An analog ammeter placed in series with the load will behave similarly.

Often the readings given by analog meters will be close to the arithmetic mean of the voltage or current. Let's assume that your load is operating from 19V, at which voltage it draws 4.5A and is being operated at a 50% duty cycle (it is on half of the time). The voltmeter will probably read close to 9.5V and the ammeter close to 2.25A. So, what is the power?

Normally, to determine the power, you multiply the voltage by the current. So, is 9.5 * 2.25 correct? Is the device dissipating 21.375W?

Thinking about it, when the load is on, 19V is across the load, and 4.5A is flowing through it. The power being dissipated is 85.5W. When the load is off, it dissipates 0W. At a 50% duty cycle it is thus dissipating 85.5W half of the time, and 0W the other half of the time.
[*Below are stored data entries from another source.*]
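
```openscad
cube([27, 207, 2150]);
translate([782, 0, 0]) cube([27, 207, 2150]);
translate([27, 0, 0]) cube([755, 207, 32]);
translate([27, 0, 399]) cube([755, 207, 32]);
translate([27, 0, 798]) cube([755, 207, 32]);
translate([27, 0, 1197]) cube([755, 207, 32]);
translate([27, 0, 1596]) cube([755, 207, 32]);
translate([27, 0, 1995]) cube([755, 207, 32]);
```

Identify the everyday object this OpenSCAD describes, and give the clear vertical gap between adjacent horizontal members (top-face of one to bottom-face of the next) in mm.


A bookshelf. The clear shelf gap is 367 mm.

Two tall side panels with 6 horizontal boards between them — a bookshelf. The first two shelf undersides are at z = 0 and z = 399; with shelf thickness 32, the clear gap is 399 − 0 − 32 = 367 mm.


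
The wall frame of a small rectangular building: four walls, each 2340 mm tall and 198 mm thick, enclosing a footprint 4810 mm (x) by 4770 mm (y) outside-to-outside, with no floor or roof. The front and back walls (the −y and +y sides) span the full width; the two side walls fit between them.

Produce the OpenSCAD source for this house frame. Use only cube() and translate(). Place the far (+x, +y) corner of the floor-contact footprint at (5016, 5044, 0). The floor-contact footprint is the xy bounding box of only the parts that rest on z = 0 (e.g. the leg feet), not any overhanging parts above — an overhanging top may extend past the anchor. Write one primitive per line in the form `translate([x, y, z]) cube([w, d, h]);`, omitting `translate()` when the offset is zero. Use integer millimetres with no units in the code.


translate([206, 274, 0]) cube([4810, 198, 2340]);
translate([206, 4846, 0]) cube([4810, 198, 2340]);
translate([206, 472, 0]) cube([198, 4374, 2340]);
translate([4818, 472, 0]) cube([198, 4374, 2340]);


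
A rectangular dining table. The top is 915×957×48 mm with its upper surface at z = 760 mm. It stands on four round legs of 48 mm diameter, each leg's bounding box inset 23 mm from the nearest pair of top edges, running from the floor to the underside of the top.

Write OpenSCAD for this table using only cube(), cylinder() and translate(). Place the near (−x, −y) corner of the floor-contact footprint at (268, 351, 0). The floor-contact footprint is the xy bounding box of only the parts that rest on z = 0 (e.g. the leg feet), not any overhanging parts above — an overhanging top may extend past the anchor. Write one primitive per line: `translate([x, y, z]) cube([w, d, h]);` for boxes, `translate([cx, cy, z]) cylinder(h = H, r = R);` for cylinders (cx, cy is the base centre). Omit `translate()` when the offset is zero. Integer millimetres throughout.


translate([245, 328, 712]) cube([915, 957, 48]);
translate([292, 375, 0]) cylinder(h = 712, r = 24);
translate([1113, 375, 0]) cylinder(h = 712, r = 24);
translate([292, 1238, 0]) cylinder(h = 712, r = 24);
translate([1113, 1238, 0]) cylinder(h = 712, r = 24);


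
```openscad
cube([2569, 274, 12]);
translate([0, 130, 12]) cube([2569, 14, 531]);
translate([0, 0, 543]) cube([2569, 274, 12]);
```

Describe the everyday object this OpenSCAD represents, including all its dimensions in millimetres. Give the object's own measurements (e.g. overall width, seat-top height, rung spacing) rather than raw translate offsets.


An I-beam lying along x, 2569 mm long. Overall section height 555 mm. Two flanges 274 mm wide (y) and 12 mm thick, one on the floor and one at the top; a web 14 mm thick runs between them, centred on the flange width.


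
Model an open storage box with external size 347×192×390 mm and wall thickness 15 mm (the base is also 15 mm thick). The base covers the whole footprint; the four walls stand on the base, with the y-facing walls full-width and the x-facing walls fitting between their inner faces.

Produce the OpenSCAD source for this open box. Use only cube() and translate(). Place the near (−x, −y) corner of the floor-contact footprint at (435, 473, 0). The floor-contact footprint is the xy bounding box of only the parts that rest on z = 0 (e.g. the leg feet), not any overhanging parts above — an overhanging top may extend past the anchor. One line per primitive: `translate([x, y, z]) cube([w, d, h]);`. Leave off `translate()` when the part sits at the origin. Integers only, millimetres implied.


translate([435, 473, 0]) cube([347, 192, 15]);
translate([435, 473, 15]) cube([347, 15, 375]);
translate([435, 650, 15]) cube([347, 15, 375]);
translate([435, 488, 15]) cube([15, 162, 375]);
translate([767, 488, 15]) cube([15, 162, 375]);


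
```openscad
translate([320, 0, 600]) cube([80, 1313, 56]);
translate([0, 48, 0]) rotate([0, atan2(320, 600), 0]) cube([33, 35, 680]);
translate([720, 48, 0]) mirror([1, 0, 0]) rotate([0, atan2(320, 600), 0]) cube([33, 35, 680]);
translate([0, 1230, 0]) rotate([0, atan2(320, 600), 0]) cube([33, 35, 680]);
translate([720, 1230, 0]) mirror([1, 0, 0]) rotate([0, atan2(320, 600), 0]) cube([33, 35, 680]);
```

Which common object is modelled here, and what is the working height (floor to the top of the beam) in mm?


A sawhorse. The overall height is 656 mm.

A beam across two mirrored pairs of raked legs — a sawhorse. The beam's underside is at z = 600 (matching the legs' vertical rise in atan2(320, 600)) and the beam is 56 mm tall, so its top is at 600 + 56 = 656 mm. The raked legs top out at the beam's underside, so that is the highest point.


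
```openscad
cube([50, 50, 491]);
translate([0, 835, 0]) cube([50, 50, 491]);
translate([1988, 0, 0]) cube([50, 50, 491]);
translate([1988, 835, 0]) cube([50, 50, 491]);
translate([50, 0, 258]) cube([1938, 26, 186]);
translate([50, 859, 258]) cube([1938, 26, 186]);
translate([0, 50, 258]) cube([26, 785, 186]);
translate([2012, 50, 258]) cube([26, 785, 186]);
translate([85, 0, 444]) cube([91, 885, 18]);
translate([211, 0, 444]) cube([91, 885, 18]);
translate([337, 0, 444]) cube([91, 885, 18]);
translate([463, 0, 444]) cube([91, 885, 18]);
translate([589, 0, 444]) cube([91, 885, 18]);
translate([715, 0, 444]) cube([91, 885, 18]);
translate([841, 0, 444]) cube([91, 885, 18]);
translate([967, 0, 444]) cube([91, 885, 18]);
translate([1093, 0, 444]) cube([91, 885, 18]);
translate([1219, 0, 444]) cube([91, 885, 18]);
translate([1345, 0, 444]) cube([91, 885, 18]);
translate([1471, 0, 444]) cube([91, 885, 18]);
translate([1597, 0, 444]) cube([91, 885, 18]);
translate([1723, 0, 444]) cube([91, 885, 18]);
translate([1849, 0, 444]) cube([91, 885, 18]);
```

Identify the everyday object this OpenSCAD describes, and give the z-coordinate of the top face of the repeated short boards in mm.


A bed frame. The slat-top height is 462 mm.

Four posts, four rails, and a row of slats — a bed frame. Slats sit on the rails at z = 258 + 186 = 444; with slat thickness 18, the top is 462 mm.


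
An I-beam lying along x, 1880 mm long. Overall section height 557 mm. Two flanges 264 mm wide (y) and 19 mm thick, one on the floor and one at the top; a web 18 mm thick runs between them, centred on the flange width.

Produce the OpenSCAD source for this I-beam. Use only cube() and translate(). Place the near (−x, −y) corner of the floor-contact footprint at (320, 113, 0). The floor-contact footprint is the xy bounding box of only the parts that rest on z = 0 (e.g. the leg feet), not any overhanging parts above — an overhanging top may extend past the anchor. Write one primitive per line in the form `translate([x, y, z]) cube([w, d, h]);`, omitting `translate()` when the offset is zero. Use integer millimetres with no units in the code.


translate([320, 113, 0]) cube([1880, 264, 19]);
translate([320, 236, 19]) cube([1880, 18, 519]);
translate([320, 113, 538]) cube([1880, 264, 19]);


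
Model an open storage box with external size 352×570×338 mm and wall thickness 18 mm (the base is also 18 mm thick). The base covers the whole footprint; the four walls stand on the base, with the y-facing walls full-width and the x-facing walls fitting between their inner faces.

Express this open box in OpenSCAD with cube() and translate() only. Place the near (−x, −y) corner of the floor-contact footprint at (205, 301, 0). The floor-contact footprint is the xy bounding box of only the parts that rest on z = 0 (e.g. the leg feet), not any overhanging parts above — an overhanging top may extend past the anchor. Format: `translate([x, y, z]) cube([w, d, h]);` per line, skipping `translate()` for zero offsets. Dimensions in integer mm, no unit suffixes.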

Because power is defined as Joules per second, it is fairly simple to show that the average dissipation is power x duty cycle, or 85.5W x 50%. Thus the calculated power is 42.75W.

So, measuring the average voltage and current and multiplying them gives an erroneous value!

But wait, if we took either the measured average voltage or current and multiplied it by the peak current or voltage (the average voltage 9.5V x the peak current 4.5A, or the peak voltage 19V x the average current 2.25A) you get the correct figure. That allows you to mark a voltmeter or an ammeter as a power meter!

Is the use of a meter like this to measure power useful? Actually it's not. Firstly, if the voltage supplied changes, any markings on the meter (power or % of power) will no longer be correct. And secondly, if you have a single turn rotary potentiometer controlling the duty cycle, markings on that will be just as good.

If you use a digital meter for either voltage or current, things may be more complex. You may get an average reading, you may get an RMS reading (actually the same in this case), you may get a reading that varies all over the place, or you might get something else. Unless you know, or can reliably test, you won't know. There best case is that you have a situation no worse than with analog meters.

If you are convinced that you want meters, then measuring the supply voltage (before the PWM controller) and the current through the load (and assuming it to be the average current) is your best bet.

There only reason I would consider a meter (and it would be a ammeter) is if I was designing my hot wire cutter to use different types and lengths of wire and I wanted to monitor the average current (because failure due to overheating will be related to current).